Au cours de ces travaux, le Centre de recherches médicales de Lambaréné (Cermel) qui abritait les travaux a fait part de son projet de procéder prochainement à des essais cliniques du type « infection provoquée chez l’homme ».
 
Selon Maxime Selidji Todagbe Agnandji, l’un des trois directeurs de cette institution, ce type d’essais cliniques présente un double avantage. 

“Une institution comme le Cermel, en 15 ans, a fait des progrès extraordinaires du point de vue de son plateau technique et de ses ressources humaines et il n'y a aucune raison pour qu'elle n'ait pas la prétention de rehausser le niveau qualitatif de ses recherches”

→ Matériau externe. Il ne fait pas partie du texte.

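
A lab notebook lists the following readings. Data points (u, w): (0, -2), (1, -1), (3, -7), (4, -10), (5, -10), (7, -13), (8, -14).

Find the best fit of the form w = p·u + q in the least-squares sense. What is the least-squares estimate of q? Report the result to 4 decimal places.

q = -1.4505

The normal system MᵀM·[p, q]ᵀ = Mᵀw is [[164, 28]; [28, 7]]·[p, q]ᵀ = [-315, -57]ᵀ.
Δ = 164·7 − 28² = 364.
p = ((-315)·7 − 28·(-57))/364 = -87/52; q = (164·(-57) − 28·(-315))/364 = -132/91.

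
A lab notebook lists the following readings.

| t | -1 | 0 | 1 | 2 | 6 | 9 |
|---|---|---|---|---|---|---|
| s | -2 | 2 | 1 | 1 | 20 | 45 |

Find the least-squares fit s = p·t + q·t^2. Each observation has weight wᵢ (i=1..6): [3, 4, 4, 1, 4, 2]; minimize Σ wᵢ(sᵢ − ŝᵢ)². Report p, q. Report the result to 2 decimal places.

Normal-equation sums: Σwᵢ·t·t = 317, Σwᵢ·t·t^2 = 2331, Σwᵢ·t^2·t^2 = 18329.
Moment sums: Σwᵢ·t·s = 1302, Σwᵢ·t^2·s = 10172.
Normal equations: [[317, 2331]; [2331, 18329]]·[p, q]ᵀ = [1302, 10172]ᵀ.
Δ = 317·18329 − 2331² = 376732.
p = (1302·18329 − 2331·10172)/376732 = 76713/188366; q = (317·10172 − 2331·1302)/376732 = 94781/188366.

p = 0.41, q = 0.50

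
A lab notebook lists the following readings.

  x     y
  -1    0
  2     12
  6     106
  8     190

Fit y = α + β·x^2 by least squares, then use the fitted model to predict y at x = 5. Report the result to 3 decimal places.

With design matrix A, AᵀA = [[4, 105]; [105, 5409]] and Aᵀy = [308, 16024]ᵀ.
Determinant 4·5409 − 105² = 10611.
α = (308·5409 − 105·16024)/10611 = -5516/3537; β = (4·16024 − 105·308)/10611 = 31756/10611.
At x = 5: ŷ = (-5516/3537)·(1) + (31756/10611)·(25) = 777352/10611.

ŷ = 73.259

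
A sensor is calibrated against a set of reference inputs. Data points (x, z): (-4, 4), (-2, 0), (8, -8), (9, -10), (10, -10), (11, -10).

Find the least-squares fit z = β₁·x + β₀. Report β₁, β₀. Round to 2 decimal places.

β₁ = -0.92, β₀ = -0.75

Normal-equation sums: Σx·x = 386, Σx = 32, Σ1 = 6.
Moment sums: Σx·z = -380, Σz = -34.
AᵀA·[β₁, β₀]ᵀ = Aᵀz becomes [[386, 32]; [32, 6]]·[β₁, β₀]ᵀ = [-380, -34]ᵀ.
Δ = 386·6 − 32² = 1292.
β₁ = ((-380)·6 − 32·(-34))/1292 = -298/323; β₀ = (386·(-34) − 32·(-380))/1292 = -241/323.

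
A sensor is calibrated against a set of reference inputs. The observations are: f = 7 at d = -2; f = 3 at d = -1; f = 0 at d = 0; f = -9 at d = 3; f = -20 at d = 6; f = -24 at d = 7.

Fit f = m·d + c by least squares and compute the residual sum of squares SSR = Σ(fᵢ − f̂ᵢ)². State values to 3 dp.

SSR = 1.544

AᵀA·[m, c]ᵀ = Aᵀf reads: 99·m + 13·c = -332;  13·m + 6·c = -43.
(Σd·d = 99, Σd = 13, Σ1 = 6, Σd·f = -332, Σf = -43.)
Δ = 99·6 − 13² = 425.
m = ((-332)·6 − 13·(-43))/425 = -1433/425; c = (99·(-43) − 13·(-332))/425 = 59/425.
Residuals: 2/17, -217/425, -59/425, 83/85, 39/425, -228/425; SSR = 656/425.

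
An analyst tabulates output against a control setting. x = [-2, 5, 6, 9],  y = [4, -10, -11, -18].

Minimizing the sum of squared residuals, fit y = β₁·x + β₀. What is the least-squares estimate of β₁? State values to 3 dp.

From the data, Σx·x = 146, Σx = 18, Σ1 = 4.
Right-hand side: Σx·y = -286, Σy = -35.
Normal equations: [[146, 18]; [18, 4]]·[β₁, β₀]ᵀ = [-286, -35]ᵀ.
Δ = 146·4 − 18² = 260.
β₁ = ((-286)·4 − 18·(-35))/260 = -257/130; β₀ = (146·(-35) − 18·(-286))/260 = 19/130.

β₁ = -1.977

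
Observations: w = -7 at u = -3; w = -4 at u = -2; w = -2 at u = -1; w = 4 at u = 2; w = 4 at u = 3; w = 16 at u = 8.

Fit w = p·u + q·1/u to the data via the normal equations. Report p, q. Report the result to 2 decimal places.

p = 1.97, q = -0.10

Setting ∂/∂p … = 0 gives: 91·p + 6·q = 179;  6·p + (1001/576)·q = 35/3.
(Σu·u = 91, Σu·1/u = 6, Σ1/u·1/u = 1001/576, Σu·w = 179, Σ1/u·w = 35/3.)
Δ = 91·(1001/576) − 6² = 70355/576.
p = (179·(1001/576) − 6·(35/3))/(70355/576) = 138859/70355; q = (91·(35/3) − 6·179)/(70355/576) = -7104/70355.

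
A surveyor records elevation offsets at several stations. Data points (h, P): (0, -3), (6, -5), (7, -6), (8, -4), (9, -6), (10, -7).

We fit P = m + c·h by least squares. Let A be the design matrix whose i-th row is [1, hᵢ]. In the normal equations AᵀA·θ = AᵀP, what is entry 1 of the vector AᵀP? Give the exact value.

Entry 1 ↔ basis 1, so (AᵀP)_{1} = Σᵢ Pᵢ = (1)·(-3) + (1)·(-5) + (1)·(-6) + (1)·(-4) + (1)·(-6) + (1)·(-7) = -31.

-31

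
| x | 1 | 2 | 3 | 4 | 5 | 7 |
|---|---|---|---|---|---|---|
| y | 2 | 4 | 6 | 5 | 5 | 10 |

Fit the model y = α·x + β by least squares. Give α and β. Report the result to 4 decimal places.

α = 1.1000, β = 1.3000

Sums needed: Σx·x = 104, Σx = 22, Σ1 = 6.
Moment sums: Σx·y = 143, Σy = 32.
MᵀM·[α, β]ᵀ = Mᵀy becomes [[104, 22]; [22, 6]]·[α, β]ᵀ = [143, 32]ᵀ.
det = 104·6 − 22² = 140.
α = (143·6 − 22·32)/140 = 11/10; β = (104·32 − 22·143)/140 = 13/10.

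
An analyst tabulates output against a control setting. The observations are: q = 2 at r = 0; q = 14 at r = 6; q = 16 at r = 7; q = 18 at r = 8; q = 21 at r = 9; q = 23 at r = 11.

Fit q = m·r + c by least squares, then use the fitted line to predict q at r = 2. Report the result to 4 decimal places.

With design matrix X, XᵀX = [[351, 41]; [41, 6]] and Xᵀq = [782, 94]ᵀ.
Eliminating c: 6·(row 1) − 41·(row 2) gives 425·m = 6·782 − 41·94 = 838, so m = 838/425.
Then c = (94 − 41·(838/425))/6 = 932/425.
At r = 2: q̂ = (838/425)·(2) + (932/425)·(1) = 2608/425.

q̂ = 6.1365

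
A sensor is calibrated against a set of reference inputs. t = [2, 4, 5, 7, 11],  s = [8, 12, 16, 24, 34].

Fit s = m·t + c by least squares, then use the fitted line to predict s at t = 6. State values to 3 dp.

XᵀX·[m, c]ᵀ = Xᵀs reads: 215·m + 29·c = 686;  29·m + 5·c = 94.
Δ = 215·5 − 29² = 234.
m = (686·5 − 29·94)/234 = 352/117; c = (215·94 − 29·686)/234 = 158/117.
At t = 6: ŝ = (352/117)·(6) + (158/117)·(1) = 2270/117.

ŝ = 19.402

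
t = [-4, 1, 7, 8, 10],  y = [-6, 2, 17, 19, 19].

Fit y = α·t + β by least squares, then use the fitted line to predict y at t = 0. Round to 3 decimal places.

ŷ = 1.526

The normal system AᵀA·[α, β]ᵀ = Aᵀy is [[230, 22]; [22, 5]]·[α, β]ᵀ = [487, 51]ᵀ.
Determinant 230·5 − 22² = 666.
α = (487·5 − 22·51)/666 = 1313/666; β = (230·51 − 22·487)/666 = 508/333.
At t = 0: ŷ = (1313/666)·(0) + (508/333)·(1) = 508/333.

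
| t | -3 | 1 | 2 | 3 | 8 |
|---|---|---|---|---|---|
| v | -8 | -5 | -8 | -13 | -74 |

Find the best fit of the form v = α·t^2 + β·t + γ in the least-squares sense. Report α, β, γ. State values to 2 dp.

From the data, Σt^2·t^2 = 4275, Σt^2·t = 521, Σt^2 = 87, Σt·t = 87, Σt = 11, Σ1 = 5.
And Σt^2·v = -4962, Σt·v = -628, Σv = -108.
Normal equations: [[4275, 521, 87]; [521, 87, 11]; [87, 11, 5]]·[α, β, γ]ᵀ = [-4962, -628, -108]ᵀ.
Row-reducing yields α = -81155/80959, β = -77352/80959, γ = -166443/80959.

α = -1.00, β = -0.96, γ = -2.06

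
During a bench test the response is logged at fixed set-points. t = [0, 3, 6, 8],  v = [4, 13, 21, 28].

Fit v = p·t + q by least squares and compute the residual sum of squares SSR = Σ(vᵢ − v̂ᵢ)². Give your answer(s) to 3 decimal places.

Entries of AᵀA: Σt·t = 109, Σt = 17, Σ1 = 4.
For Aᵀv: Σt·v = 389, Σv = 66.
Δ = 109·4 − 17² = 147.
p = (389·4 − 17·66)/147 = 62/21; q = (109·66 − 17·389)/147 = 83/21.
Residuals: 1/21, 4/21, -2/3, 3/7; SSR = 2/3.

SSR = 0.667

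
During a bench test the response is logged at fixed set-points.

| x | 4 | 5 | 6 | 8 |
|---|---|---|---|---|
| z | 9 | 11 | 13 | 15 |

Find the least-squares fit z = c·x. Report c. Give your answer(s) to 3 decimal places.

c = 2.050

Forming MᵀM = [[141]] and Mᵀz = [289]ᵀ gives MᵀM·[c]ᵀ = Mᵀz.
Hence c = 289 / 141 ≈ 2.04965.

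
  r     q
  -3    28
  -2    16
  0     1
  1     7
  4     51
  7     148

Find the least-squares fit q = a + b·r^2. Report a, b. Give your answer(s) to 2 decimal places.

a = 2.78, b = 2.97

Setting ∂/∂a … = 0 gives: 6·a + 79·b = 251;  79·a + 2755·b = 8391.
Eliminating b: 2755·(row 1) − 79·(row 2) gives 10289·a = 2755·251 − 79·8391 = 28616, so a = 28616/10289.
Then b = (8391 − 79·(28616/10289))/2755 = 30517/10289.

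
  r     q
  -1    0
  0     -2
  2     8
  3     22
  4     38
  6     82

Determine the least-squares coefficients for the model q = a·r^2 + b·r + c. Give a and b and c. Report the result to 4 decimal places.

a = 2.1462, b = 1.1185, c = -1.5508

Compute the Gram sums: Σr^2·r^2 = 1650, Σr^2·r = 314, Σr^2 = 66, Σr·r = 66, Σr = 14, Σ1 = 6.
Moment sums: Σr^2·q = 3790, Σr·q = 726, Σq = 148.
So XᵀX·[a, b, c]ᵀ = Xᵀq: [[1650, 314, 66]; [314, 66, 14]; [66, 14, 6]]·[a, b, c]ᵀ = [3790, 726, 148]ᵀ.
Solving the 3×3 system (Gaussian elimination) gives a = 279/130, b = 727/650, c = -504/325.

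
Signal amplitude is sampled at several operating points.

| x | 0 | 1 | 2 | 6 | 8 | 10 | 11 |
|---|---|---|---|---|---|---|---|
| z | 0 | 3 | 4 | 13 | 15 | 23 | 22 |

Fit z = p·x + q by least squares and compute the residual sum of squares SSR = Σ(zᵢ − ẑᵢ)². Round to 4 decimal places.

With design matrix A, AᵀA = [[326, 38]; [38, 7]] and Aᵀz = [681, 80]ᵀ.
det = 326·7 − 38² = 838.
p = (681·7 − 38·80)/838 = 1727/838; q = (326·80 − 38·681)/838 = 101/419.
Residuals: -101/419, 585/838, -152/419, 165/419, -724/419, 901/419, -763/838; SSR = 7769/838.

SSR = 9.2709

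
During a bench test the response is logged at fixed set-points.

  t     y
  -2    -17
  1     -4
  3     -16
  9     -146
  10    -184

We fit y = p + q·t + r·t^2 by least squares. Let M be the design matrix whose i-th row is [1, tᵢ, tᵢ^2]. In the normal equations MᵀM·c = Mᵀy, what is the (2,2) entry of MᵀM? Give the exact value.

195

Row 2 ↔ basis t, column 2 ↔ basis t, so (MᵀM)_{2,2} = Σᵢ (t)·(t) = (-2)·(-2) + (1)·(1) + (3)·(3) + (9)·(9) + (10)·(10) = 195.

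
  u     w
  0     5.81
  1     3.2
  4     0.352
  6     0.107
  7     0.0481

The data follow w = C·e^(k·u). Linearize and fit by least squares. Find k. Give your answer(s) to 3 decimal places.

Taking logs, ln w = k·u + ln C, so regress ln w on u.
XᵀX = [[102.0000, 18.0000]; [18.0000, 5]], rhs = [-37.6642, -3.3908]ᵀ  (here Σu = 18.0000, Σ(u)² = 102.0000, Σln w = -3.3908, Σu·ln w = -37.6642).
Solving (det = 186.0000): k = -0.68434, ln C = 1.78546.

k = -0.684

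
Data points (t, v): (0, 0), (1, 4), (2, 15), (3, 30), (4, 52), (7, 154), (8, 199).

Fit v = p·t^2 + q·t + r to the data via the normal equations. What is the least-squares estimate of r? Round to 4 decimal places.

r = 0.0282

XᵀX·[p, q, r]ᵀ = Xᵀv reads: 6851·p + 955·q + 143·r = 21448;  955·p + 143·q + 25·r = 3002;  143·p + 25·q + 7·r = 454.
Solving the 3×3 system (Gaussian elimination) gives p = 23636/7987, q = 9783/7987, r = 225/7987.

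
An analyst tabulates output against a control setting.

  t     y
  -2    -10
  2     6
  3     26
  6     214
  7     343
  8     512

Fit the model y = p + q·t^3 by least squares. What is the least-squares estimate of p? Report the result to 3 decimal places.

p = -1.831

Compute the Gram sums: Σ1 = 6, Σt^3 = 1098, Σt^3·t^3 = 427306.
For Aᵀy: Σy = 1091, Σt^3·y = 426847.
So AᵀA·[p, q]ᵀ = Aᵀy: [[6, 1098]; [1098, 427306]]·[p, q]ᵀ = [1091, 426847]ᵀ.
det = 6·427306 − 1098² = 1358232.
p = (1091·427306 − 1098·426847)/1358232 = -310895/169779; q = (6·426847 − 1098·1091)/1358232 = 113597/113186.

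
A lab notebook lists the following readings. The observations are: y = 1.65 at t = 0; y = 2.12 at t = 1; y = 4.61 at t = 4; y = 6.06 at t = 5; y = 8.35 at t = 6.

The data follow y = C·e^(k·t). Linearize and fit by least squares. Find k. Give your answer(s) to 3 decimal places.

Taking logs, ln y = k·t + ln C, so regress ln y on t.
XᵀX = [[78.0000, 16.0000]; [16.0000, 5]], rhs = [28.6064, 6.7044]ᵀ  (here Σt = 16.0000, Σ(t)² = 78.0000, Σln y = 6.7044, Σt·ln y = 28.6064).
Slope k = (n·Σt·ln y − Σt·Σln y)/(n·Σ(t)² − (Σt)²) = (5·28.6064 − 16.0000·6.7044)/134.0000 = 0.26688; ln C = (Σln y − k·Σt)/n = 0.48686.

k = 0.267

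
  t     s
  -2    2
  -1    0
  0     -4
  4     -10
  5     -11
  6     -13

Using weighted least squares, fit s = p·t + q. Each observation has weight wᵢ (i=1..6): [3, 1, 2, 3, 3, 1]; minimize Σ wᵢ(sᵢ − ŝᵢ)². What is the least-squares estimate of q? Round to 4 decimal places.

Compute the Gram sums: Σwᵢ·t·t = 172, Σwᵢ·t = 26, Σwᵢ·1 = 13.
And Σwᵢ·t·s = -375, Σwᵢ·s = -78.
MᵀWM·[p, q]ᵀ = MᵀWs becomes [[172, 26]; [26, 13]]·[p, q]ᵀ = [-375, -78]ᵀ.
Eliminating q: 13·(row 1) − 26·(row 2) gives 1560·p = 13·(-375) − 26·(-78) = -2847, so p = -73/40.
Then q = ((-78) − 26·(-73/40))/13 = -47/20.

q = -2.3500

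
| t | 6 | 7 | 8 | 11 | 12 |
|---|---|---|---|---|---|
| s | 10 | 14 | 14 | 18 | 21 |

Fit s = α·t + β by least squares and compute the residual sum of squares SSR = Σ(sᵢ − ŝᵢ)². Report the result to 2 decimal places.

SSR = 4.12

Sums needed: Σt·t = 414, Σt = 44, Σ1 = 5.
And Σt·s = 720, Σs = 77.
AᵀA·[α, β]ᵀ = Aᵀs becomes [[414, 44]; [44, 5]]·[α, β]ᵀ = [720, 77]ᵀ.
Determinant 414·5 − 44² = 134.
α = (720·5 − 44·77)/134 = 106/67; β = (414·77 − 44·720)/134 = 99/67.
Residuals: -65/67, 97/67, -9/67, -59/67, 36/67; SSR = 276/67.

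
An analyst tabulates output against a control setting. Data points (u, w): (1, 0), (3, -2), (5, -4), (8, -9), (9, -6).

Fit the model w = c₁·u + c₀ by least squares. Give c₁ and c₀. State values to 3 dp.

c₁ = -0.955, c₀ = 0.768

With design matrix A, AᵀA = [[180, 26]; [26, 5]] and Aᵀw = [-152, -21]ᵀ.
det = 180·5 − 26² = 224.
c₁ = ((-152)·5 − 26·(-21))/224 = -107/112; c₀ = (180·(-21) − 26·(-152))/224 = 43/56.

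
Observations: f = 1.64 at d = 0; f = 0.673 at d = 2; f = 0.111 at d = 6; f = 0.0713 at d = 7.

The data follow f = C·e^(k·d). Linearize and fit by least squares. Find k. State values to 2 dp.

k = -0.45

Let Y = ln f. Fitting Y = k·d + ln C by least squares:
Σd = 15.0000, Σ(d)² = 89.0000, Σln f = -4.7404, Σd·ln f = -32.4674.
Equations: 89.0000·k + 15.0000·ln C = -32.4674;  15.0000·k + 4·ln C = -4.7404.
Solving (det = 131.0000): k = -0.44858, ln C = 0.49706.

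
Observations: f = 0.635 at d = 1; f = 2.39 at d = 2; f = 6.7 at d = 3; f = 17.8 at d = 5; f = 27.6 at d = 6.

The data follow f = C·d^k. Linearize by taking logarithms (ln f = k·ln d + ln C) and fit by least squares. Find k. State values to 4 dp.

Let Y = ln f. Fitting Y = k·ln d + ln C by least squares:
XᵀX = [[7.4881, 5.1930]; [5.1930, 5]], rhs = [13.2722, 8.5163]ᵀ  (here Σln d = 5.1930, Σ(ln d)² = 7.4881, Σln f = 8.5163, Σln d·ln f = 13.2722).
Solving (det = 10.4737): k = 2.11353, ln C = -0.49184.

k = 2.1135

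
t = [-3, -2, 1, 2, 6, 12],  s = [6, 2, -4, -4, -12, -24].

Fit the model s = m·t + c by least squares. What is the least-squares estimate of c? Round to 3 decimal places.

The normal system MᵀM·[m, c]ᵀ = Mᵀs is [[198, 16]; [16, 6]]·[m, c]ᵀ = [-394, -36]ᵀ.
det = 198·6 − 16² = 932.
m = ((-394)·6 − 16·(-36))/932 = -447/233; c = (198·(-36) − 16·(-394))/932 = -206/233.

c = -0.884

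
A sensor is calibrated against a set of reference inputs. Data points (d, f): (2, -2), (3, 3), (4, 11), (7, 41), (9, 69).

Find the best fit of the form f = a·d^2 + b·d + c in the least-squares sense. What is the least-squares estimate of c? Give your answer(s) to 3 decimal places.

c = -8.898

The normal equations are: 9315·a + 1171·b + 159·c = 7793;  1171·a + 159·b + 25·c = 957;  159·a + 25·b + 5·c = 122.
Solving the 3×3 system (Gaussian elimination) gives a = 6459/8558, b = 15913/8558, c = -38073/4279.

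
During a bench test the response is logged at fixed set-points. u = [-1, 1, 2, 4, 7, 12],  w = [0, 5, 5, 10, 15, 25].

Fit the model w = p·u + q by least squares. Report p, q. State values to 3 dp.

The normal equations are: 215·p + 25·q = 460;  25·p + 6·q = 60.
det = 215·6 − 25² = 665.
p = (460·6 − 25·60)/665 = 36/19; q = (215·60 − 25·460)/665 = 40/19.

p = 1.895, q = 2.105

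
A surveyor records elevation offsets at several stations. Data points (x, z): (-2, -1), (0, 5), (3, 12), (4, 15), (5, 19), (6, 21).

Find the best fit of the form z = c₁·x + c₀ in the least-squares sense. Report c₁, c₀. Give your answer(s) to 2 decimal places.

c₁ = 2.74, c₀ = 4.53

From the data, Σx·x = 90, Σx = 16, Σ1 = 6.
Right-hand side: Σx·z = 319, Σz = 71.
Normal equations: [[90, 16]; [16, 6]]·[c₁, c₀]ᵀ = [319, 71]ᵀ.
Δ = 90·6 − 16² = 284.
c₁ = (319·6 − 16·71)/284 = 389/142; c₀ = (90·71 − 16·319)/284 = 643/142.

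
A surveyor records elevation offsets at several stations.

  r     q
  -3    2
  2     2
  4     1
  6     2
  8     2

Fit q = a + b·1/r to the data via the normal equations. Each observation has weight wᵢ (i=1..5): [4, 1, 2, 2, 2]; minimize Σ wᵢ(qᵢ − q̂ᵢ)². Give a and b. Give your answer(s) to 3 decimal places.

Entries of MᵀWM: Σwᵢ·1 = 11, Σwᵢ·1/r = 1/4, Σwᵢ·1/r·1/r = 29/32.
Moment sums: Σwᵢ·q = 20, Σwᵢ·1/r·q = 0.
Normal equations: [[11, 1/4]; [1/4, 29/32]]·[a, b]ᵀ = [20, 0]ᵀ.
Δ = 11·(29/32) − (1/4)² = 317/32.
a = (20·(29/32) − (1/4)·0)/(317/32) = 580/317; b = (11·0 − (1/4)·20)/(317/32) = -160/317.

a = 1.830, b = -0.505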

Maxime Selidji T. Agnandji, directeur du Cermel

D’un côté, il permet de découvrir plus rapidement des candidats-vaccins ou des candidats-médicaments et de l’autre, il permet d’accélérer leur développement avant leur mise sur le marché.
 
A l’occasion du congrès de Lambaréné, ce dernier a accordé à SciDev.Net un entretien dans lequel il revient de long en large sur la consistance de l’infection provoquée chez l’homme et sur l’intérêt d’un congrès dédié aux essais cliniques en Afrique.
 

Lors de la deuxième édition du Congrès africain des essais cliniques, le Cermel a présenté un projet de réaliser des "infections provoquées chez l'homme" dans le cadre de ses recherches. De quoi s’agit-il ?

Il se trouve que la plupart des infections qui accablent le continent africain sont paradoxalement peu connues sur le plan scientifique. Et actuellement, une manière de les connaître est de les étudier chez des animaux qui sont semblables à l'homme, notamment les mammifères et de tenter d'appliquer chez l'homme les connaissances qu'on aura rassemblées chez ces mammifères. 
Seulement, il y a une très faible correspondance entre les modèles animaux et les modèles humains. Donc, développer l'infection contrôlée plutôt chez l'homme est une source de connaissances scientifiques qui permettent plus facilement de découvrir des candidats-médicaments et des candidats-vaccins.
Cela permet ensuite d'accélérer le développement de ces candidats-vaccins et de ces candidats-médicaments en donnant la possibilité de très rapidement connaître leur efficacité chez l'homme. Nous avons suffisamment d'infrastructures sur le plan technique, mais aussi les capacités humaines pour mener à bien ce genre de projet.
Avant de développer ce programme, le Cermel s'est rapproché des autorités nationales de régulation. Nous avons reçu une attention très favorable des autorités éthiques et réglementaires qui vont travailler sur la question et qui ont promis de nous accompagner dans la mise en place de ce programme.
 

Les Etats africains, et en particulier le Gabon, sont-ils prêts pour la réalisation de ce type d'essais ?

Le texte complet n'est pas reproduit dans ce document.